With the original storyline all tied up the question on the studio's mind was “how do we continue?”. I'm sure they didn't care HOW, so long as it DID. And with the original Fugitive creator Roy Huggins in the writer's chair – alongside John Pogue (The Skulls, Ghost Ship) – the credibility factor was established from the outset. Harrison Ford's Richard Kimble character was no longer a viable avenue and so the natural progression was to focus on Sam Gerrard... and that makes sense. Being a US Marshal who's the best-of-the-best the options were limitless. Given that his character made a living chasing bad guys, the writers had the freedom to go in any direction they saw fit... it's just unfortunate that they chose the safer route by basically rehashing the entire original film.
US MARSHALS is a cracking thriller and while it may have tanked at the box office, and been a slightly lesser film than its predecessor, it holds up well as a stand-alone movie and doesn't deserve the ridicule that's endured for almost 20-years (holy shit... 20-years. I'm getting old).
Sam Gerrard finds himself on a prisoner-transport plane that crash lands after one of the prisoners attempts to kill a fellow inmate. All men are accounted for, minus one (sound familiar?), and so begins another extensive man hunt. Tommy Lee Jones breaks into his steely Award-winning persona and takes command of the situation with a massive dose of de ja-vu. A perimeter is set as Gerrard and his team head out into the bayous of Southern Illinois in search of the new fugitive, Mark Roberts (Wesley Snipes). Joining the crew is an agent from the Diplomatic Security Service (Robert Downey Jr) who steps off with the wrong foot and is at odds with Gerrard's methods.
Once you accept that US MARSHALS is a carbon-copy of THE FUGITIVE and accept it for what it's worth then you will enjoy the film a lot more than audiences did back in 1998. Jone's steps back into Gerrard's shoes with ease and is given the entire film to flex his muscles. With his character now the central protagonist the story takes on a new dimension with a greater focus on the character and a stronger emphasis on the action. The storyline is a lot more complex (perhaps for it's own good) and the fugitive’s backstory is well distanced from Kimble's story in the original. At 133-minutes the duration is the same (slightly too long in this case) and the flow of the narrative is fluid. Watching Jone's take charge is a wonderful thing and the tragedy – in my mind – is that this never became a bigger franchise.

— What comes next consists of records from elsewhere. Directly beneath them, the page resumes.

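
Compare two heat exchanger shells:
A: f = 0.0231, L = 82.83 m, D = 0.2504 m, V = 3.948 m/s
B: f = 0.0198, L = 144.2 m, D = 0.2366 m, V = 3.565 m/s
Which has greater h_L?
h_L(A) = 6.07 m, h_L(B) = 7.817 m. Answer: B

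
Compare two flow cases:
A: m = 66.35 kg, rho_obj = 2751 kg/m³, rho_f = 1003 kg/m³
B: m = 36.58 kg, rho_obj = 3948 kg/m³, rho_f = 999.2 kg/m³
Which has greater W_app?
W_app(A) = 413.6 N, W_app(B) = 268 N. Answer: A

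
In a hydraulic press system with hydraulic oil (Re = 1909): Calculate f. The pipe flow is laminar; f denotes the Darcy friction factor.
Formula: f = \frac{64}{Re}
f = 64/1909 = 0.03353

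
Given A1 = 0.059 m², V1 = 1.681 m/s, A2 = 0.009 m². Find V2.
Formula: V_2 = \frac{A_1 V_1}{A_2}
V2 = 0.059·1.681/0.009 = 11.02 m/s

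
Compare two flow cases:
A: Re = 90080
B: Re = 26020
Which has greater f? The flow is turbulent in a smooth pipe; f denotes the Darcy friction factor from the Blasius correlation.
f(A) = 0.01824, f(B) = 0.02488. Answer: B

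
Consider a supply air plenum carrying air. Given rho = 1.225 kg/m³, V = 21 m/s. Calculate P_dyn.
Formula: P_{dyn} = \frac{1}{2} \rho V^2
P_dyn = 0.5·1.225·21²/1000 = 0.2701 kPa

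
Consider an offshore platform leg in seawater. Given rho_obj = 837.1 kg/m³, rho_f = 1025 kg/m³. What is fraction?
Formula: f_{sub} = \frac{\rho_{obj}}{\rho_f}
fraction = 837.1/1025 = 0.8167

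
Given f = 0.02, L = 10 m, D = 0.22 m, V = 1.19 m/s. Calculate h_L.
Formula: h_L = f \frac{L}{D} \frac{V^2}{2g}
h_L = 0.02·(10/0.22)·1.19²/(2·9.81) = 0.06561 m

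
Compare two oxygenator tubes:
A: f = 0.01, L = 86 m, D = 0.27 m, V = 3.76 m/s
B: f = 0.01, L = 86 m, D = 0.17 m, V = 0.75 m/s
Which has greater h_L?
h_L(A) = 2.295 m, h_L(B) = 0.145 m. Answer: A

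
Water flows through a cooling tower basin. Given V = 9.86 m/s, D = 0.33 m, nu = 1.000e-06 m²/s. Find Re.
Formula: Re = \frac{V D}{\nu}
Re = 9.86·0.33/1.000e-06 = 3.254e+06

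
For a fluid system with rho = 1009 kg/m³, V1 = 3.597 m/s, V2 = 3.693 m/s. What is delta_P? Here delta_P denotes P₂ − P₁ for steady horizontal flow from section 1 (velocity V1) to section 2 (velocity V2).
Formula: \Delta P = \frac{1}{2} \rho (V_1^2 - V_2^2)
delta_P = 0.5·1009·(3.597² − 3.693²)/1000 = -0.3531 kPa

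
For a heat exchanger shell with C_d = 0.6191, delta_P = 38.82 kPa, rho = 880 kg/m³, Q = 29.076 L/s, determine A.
Formula: Q = C_d A \sqrt{\frac{2 \Delta P}{\rho}}
Substituting knowns: 29.076 = 0.6191·A·√(2·(38.82·1000)/880)·1000
Solving for A: A = (29.076/1000)/(0.6191·√(2·(38.82·1000)/880)) = 0.005 m²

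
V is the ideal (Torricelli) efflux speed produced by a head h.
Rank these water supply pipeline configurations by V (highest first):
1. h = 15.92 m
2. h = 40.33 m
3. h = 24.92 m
Case 1: V = 17.67 m/s
Case 2: V = 28.13 m/s
Case 3: V = 22.11 m/s
Ranking (highest first): 2, 3, 1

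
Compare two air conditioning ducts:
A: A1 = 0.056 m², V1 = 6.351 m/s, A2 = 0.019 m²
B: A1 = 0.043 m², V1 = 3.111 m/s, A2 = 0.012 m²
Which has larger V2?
V2(A) = 18.72 m/s, V2(B) = 11.15 m/s. Answer: A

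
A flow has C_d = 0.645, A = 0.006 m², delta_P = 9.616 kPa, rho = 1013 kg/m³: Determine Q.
Formula: Q = C_d A \sqrt{\frac{2 \Delta P}{\rho}}
Q = 0.645·0.006·√(2·(9.616·1000)/1013)·1000 = 16.86 L/s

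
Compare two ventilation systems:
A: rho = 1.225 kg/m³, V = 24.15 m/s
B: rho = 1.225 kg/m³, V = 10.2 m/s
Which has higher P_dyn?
P_dyn(A) = 0.3572 kPa, P_dyn(B) = 0.06372 kPa. Answer: A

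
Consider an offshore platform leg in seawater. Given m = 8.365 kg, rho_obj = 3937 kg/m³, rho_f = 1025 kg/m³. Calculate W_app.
Formula: W_{app} = mg\left(1 - \frac{\rho_f}{\rho_{obj}}\right)
W_app = 8.365·9.81·(1 − 1025/3937) = 60.7 N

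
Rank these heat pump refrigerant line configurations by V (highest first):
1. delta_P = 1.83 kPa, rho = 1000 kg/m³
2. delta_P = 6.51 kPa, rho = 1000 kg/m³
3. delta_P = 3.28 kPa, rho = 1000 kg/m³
Case 1: V = 1.913 m/s
Case 2: V = 3.608 m/s
Case 3: V = 2.561 m/s
Ranking (highest first): 2, 3, 1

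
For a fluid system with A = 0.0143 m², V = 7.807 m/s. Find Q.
Formula: Q = A V
Q = 0.0143·7.807·1000 = 111.6 L/s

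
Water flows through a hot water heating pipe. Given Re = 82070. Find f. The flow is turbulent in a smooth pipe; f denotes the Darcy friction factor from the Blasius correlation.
Formula: f = \frac{0.316}{Re^{0.25}}
f = 0.316/82070^0.25 = 0.01867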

The possibility for an ongoing franchise was huge, and the character of Gerrard (and his team) deserved a few more adventures. Tommy Lee Jones went on to star in William Friedkin's RAMBO-esque thriller THE HUNTED and took on a role that was practically identical to Gerrard, proving that there was life in the old boy yet.... and again in THE MISSING. At 70-years of age there isn't a hope in hell that he'll ever take on the role again, and so obsessive film nerds like me will just have to dream of what could have been (imagine if he'd gone after a serial killer... that would have been unreal).
When it comes to underrated and undervalued sequels, US MARSHALS is one of them. It stands alone as an action-packed thriller and also serves as a perfectly adequate character progression. It doesn't take anything away from THE FUGITIVE, and it successfully creates an avenue for further stories... that will sadly never happen.